Eu podia ouvir minha mãe antes de vê-la; sua risada foi imediatamente reconhecível e carregada
por pelo menos 400 metros.
Ela e Selene eram bem mais extrovertidas do que eu, mas acho que fazia sentido, visto que
Selene é sua filha biológica.
São pequenas coisas como essa que me deixam tão hesitante em ter meus próprios filhos.
O que será que eu vou passar para meus filhotes? Eu precisava saber.
"Sienna! Ah, você está tão linda", gritou minha mãe quando entramos na sala de jantar. "Aiden,
você está perfeito, como de costume."
"Tudo por você, Melissa", ele respondeu, beijando-a na bochecha.
"Calma aí, " disse meu pai, aproximando-se e dando um abraço em Aiden. "Eu posso ser
humano, mas ainda posso sentir quando alguém está dando em cima da minha companheira."
"Como vai, Robert? Ansioso para ser avô?"
"Sim, mas não tanto quanto Melissa está ansiosa para ser avó. Ela já transformou o antigo quarto de Selene em um berçário e agora está adaptando a casa inteira para proteger os bebês."
"Ah, pare", minha mãe respondeu, batendo no braço do meu pai. "Você me faz parecer uma
pessoa maluca. Gosto de planejar com antecedência, só isso. Falando nisso, quais são as novidades
em relação ao bebê com..."
"Melissa, por que você não vem me ajudar com os presentes?" disse meu pai, agarrando-a pelo
braço. "Deixe-a dizer olá para Selene."
"Aí, tudo bem. Continuaremos isso mais tarde", minha mãe disse, tomando outro gole de vinho.
Meu pai me lançou um olhar compreensivo e agradeci a ele por garantir que evitássemos uma
conversa desconfortável. Ele sempre teve uma maneira estranha de saber como eu me sentia,
mesmo sem eu dizer nada.
"Mana!" gritou Selene, aproximando-se com sua barriga grande. Ela estava simplesmente
radiante. "Estou tão feliz por você estar aqui. Desculpe pela mamãe. Eu não estava controlando
quantos copos ela tomou."
"Está tudo bem", eu disse, rindo. "Deixe-a aproveitar a noite."
"Bem, ela vai poder fazer tudo de novo quando você tiver o seu. Não importa quando for."
"Obrigado por esclarecer." Eu revirei meus olhos.
A conversa na mesa era obviamente sobre bebês, e nas poucas vezes que começou a se desviar
em minha direção, Selene era hábil o suficiente para se intrometer.

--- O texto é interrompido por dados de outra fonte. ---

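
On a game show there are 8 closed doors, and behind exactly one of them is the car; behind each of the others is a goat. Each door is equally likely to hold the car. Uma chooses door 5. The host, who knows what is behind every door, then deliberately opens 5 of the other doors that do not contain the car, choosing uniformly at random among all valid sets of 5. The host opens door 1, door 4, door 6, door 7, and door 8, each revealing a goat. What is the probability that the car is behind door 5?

1/8

Apply Bayes' rule, conditioning on where the car actually is.
If it is behind any of doors 1, 4, 6, 7, and 8 (prior 1/8 each): that door was opened and seen not to hold the prize — ruled out; weight (1/8)·0 = 0 each.
If it is behind either of doors 2 and 3 (prior 1/8 each): the host has 6 equally likely choices, so probability 1/6; weight (1/8)·(1/6) = 1/48 each.
If it is behind door 5 (prior 1/8): the host has 21 equally likely choices, so probability 1/21; weight (1/8)·(1/21) = 1/168.
The weights sum to 1/21.
So P(the car behind door 5 | the host opened door 1, door 4, door 6, door 7, and door 8) = (1/168) / (1/21) = 1/8.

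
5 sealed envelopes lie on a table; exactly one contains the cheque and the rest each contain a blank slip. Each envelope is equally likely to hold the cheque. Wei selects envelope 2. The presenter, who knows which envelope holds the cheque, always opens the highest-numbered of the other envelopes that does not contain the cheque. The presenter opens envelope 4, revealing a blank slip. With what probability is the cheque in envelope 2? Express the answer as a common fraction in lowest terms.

Apply Bayes' rule, conditioning on where the cheque actually is.
If it is in any of envelopes 1, 2, and 3 (prior 1/5 each): the presenter would have opened envelope 5 instead, probability 0; weight (1/5)·0 = 0 each.
If it is in envelope 4 (prior 1/5): the presenter opened envelope 4, so this case is ruled out; weight (1/5)·0 = 0.
If it is in envelope 5 (prior 1/5): envelope 4 is the highest-numbered option available, probability 1; weight (1/5)·1 = 1/5.
The weights sum to 1/5.
So P(the cheque in envelope 2 | the presenter opened envelope 4) = 0 / (1/5) = 0.

0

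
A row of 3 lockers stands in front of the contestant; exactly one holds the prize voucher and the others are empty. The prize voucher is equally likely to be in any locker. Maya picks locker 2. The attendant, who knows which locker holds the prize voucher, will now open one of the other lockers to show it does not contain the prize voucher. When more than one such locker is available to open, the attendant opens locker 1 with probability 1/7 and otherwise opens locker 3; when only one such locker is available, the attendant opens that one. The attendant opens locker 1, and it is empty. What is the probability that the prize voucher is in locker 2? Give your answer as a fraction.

Apply Bayes' rule, conditioning on where the prize voucher actually is.
If it is in locker 1 (prior 1/3): the attendant opened locker 1, so this case is ruled out; weight (1/3)·0 = 0.
If it is in locker 2 (prior 1/3): locker 1 is available, opened with probability 1/7; weight (1/3)·(1/7) = 1/21.
If it is in locker 3 (prior 1/3): only locker 1 is available, probability 1; weight (1/3)·1 = 1/3.
The weights sum to 8/21.
So P(the prize voucher in locker 2 | the attendant opened locker 1) = (1/21) / (8/21) = 1/8.

1/8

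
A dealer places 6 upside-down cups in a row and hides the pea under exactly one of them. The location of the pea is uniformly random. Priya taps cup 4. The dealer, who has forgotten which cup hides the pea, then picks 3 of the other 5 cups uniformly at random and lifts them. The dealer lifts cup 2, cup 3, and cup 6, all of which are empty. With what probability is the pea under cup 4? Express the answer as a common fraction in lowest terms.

1/3

Because the dealer chose which cups to lift without knowing where the pea is, the choice is independent of the prize location. Learning that none of the 3 opened cups holds the pea simply rules out those 3 locations and leaves the remaining 3 cups still equally likely by symmetry.
So P(the pea under cup 4) = 1/3.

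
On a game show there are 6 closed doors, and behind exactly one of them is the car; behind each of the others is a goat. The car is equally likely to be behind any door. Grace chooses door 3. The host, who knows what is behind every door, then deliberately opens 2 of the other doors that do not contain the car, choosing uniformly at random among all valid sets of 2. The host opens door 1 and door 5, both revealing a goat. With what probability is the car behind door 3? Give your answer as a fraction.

1/6

Condition on the true location of the car.
If it is behind either of doors 1 and 5 (prior 1/6 each): that door was opened and seen not to hold the prize — ruled out; weight (1/6)·0 = 0 each.
If it is behind any of doors 2, 4, and 6 (prior 1/6 each): the host has 6 equally likely choices, so probability 1/6; weight (1/6)·(1/6) = 1/36 each.
If it is behind door 3 (prior 1/6): the host has 10 equally likely choices, so probability 1/10; weight (1/6)·(1/10) = 1/60.
The weights sum to 1/10.
So P(the car behind door 3 | the host opened door 1 and door 5) = (1/60) / (1/10) = 1/6.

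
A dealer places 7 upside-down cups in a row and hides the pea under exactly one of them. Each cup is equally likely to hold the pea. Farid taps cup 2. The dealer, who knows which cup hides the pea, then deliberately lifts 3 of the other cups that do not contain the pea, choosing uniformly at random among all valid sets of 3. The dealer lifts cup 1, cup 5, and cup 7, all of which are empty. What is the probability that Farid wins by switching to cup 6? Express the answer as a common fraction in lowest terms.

Condition on the true location of the pea.
If it is under any of cups 1, 5, and 7 (prior 1/7 each): that cup was opened and seen not to hold the prize — ruled out; weight (1/7)·0 = 0 each.
If it is under cup 2 (prior 1/7): the dealer has 20 equally likely choices, so probability 1/20; weight (1/7)·(1/20) = 1/140.
If it is under any of cups 3, 4, and 6 (prior 1/7 each): the dealer has 10 equally likely choices, so probability 1/10; weight (1/7)·(1/10) = 1/70 each.
The weights sum to 1/20.
So P(the pea under cup 6 | the dealer opened cup 1, cup 5, and cup 7) = (1/70) / (1/20) = 2/7.

2/7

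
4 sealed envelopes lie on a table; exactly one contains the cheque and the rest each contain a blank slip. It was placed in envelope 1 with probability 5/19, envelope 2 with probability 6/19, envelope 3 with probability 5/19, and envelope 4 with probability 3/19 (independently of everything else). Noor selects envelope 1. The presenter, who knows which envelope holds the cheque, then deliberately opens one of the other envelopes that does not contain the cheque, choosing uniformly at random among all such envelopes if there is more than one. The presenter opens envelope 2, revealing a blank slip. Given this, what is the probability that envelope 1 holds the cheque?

Condition on the true location of the cheque.
If it is in envelope 1 (prior 5/19): the presenter has 3 equally likely choices, so probability 1/3; weight (5/19)·(1/3) = 5/57.
If it is in envelope 2 (prior 6/19): the presenter opened envelope 2, so this case is ruled out; weight (6/19)·0 = 0.
If it is in envelope 3 (prior 5/19): the presenter has 2 equally likely choices, so probability 1/2; weight (5/19)·(1/2) = 5/38.
If it is in envelope 4 (prior 3/19): the presenter has 2 equally likely choices, so probability 1/2; weight (3/19)·(1/2) = 3/38.
The weights sum to 17/57.
So P(the cheque in envelope 1 | the presenter opened envelope 2) = (5/57) / (17/57) = 5/17.

5/17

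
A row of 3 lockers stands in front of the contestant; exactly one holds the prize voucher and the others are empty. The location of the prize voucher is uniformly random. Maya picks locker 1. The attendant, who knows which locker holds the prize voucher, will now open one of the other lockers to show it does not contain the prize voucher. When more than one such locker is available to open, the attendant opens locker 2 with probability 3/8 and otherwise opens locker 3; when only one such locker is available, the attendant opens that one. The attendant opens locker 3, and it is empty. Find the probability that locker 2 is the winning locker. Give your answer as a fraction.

8/13

Apply Bayes' rule, conditioning on where the prize voucher actually is.
If it is in locker 1 (prior 1/3): locker 2 is available but not opened, probability 5/8; weight (1/3)·(5/8) = 5/24.
If it is in locker 2 (prior 1/3): only locker 3 is available, probability 1; weight (1/3)·1 = 1/3.
If it is in locker 3 (prior 1/3): the attendant opened locker 3, so this case is ruled out; weight (1/3)·0 = 0.
The weights sum to 13/24.
So P(the prize voucher in locker 2 | the attendant opened locker 3) = (1/3) / (13/24) = 8/13.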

Eu sabia que todos queriam perguntar sobre o festival, e acho que a única razão pela qual eles
não perguntaram foi porque Aiden estava sentado ao meu lado.
Os lobos fofocavam tanto quanto os humanos, mas era praticamente sentença de morte falar
sobre a companheira do alfa bem na frente dele.
Apesar de tudo que estava acontecendo entre nós, Aiden estava com seu jeito encantador de
sempre. Apreciava o esforço que ele fazia para sempre garantir que a minha família viesse em
primeiro lugar nesses eventos, nunca deixando-a ser superada por sua fama.
"Eu gostaria de fazer um brinde", disse Jeremy, pondo-se de pé. "A minha adorável esposa,
Selene, a futura mãe de nossa linda garotinha. Eu te amo, querida, e mal posso esperar para criar essa
lobinha tão especial com você."
"Olha só!" disse uma voz desconhecida.
Virei-me e dei de cara com um homem e uma mulher de meia-idade parados na porta.
Ela tinha cabelos pretos ondulados que iam até os ombros e usava calça pantalona vermelha e
um blusa azul-marinho despojada. Ele era enorme e usava um blazer xadrez com um ascot lilás
horroroso.
Havia algo em seu rosto que parecia familiar, mas não tinha ideia do que era.
"O que eles estão fazendo aqui?" disse Aiden.
"Você os conhece?" Eu perguntei um pouco confusa.
"Sim", respondeu ele, enrolando o guardanapo. "São os meus pais."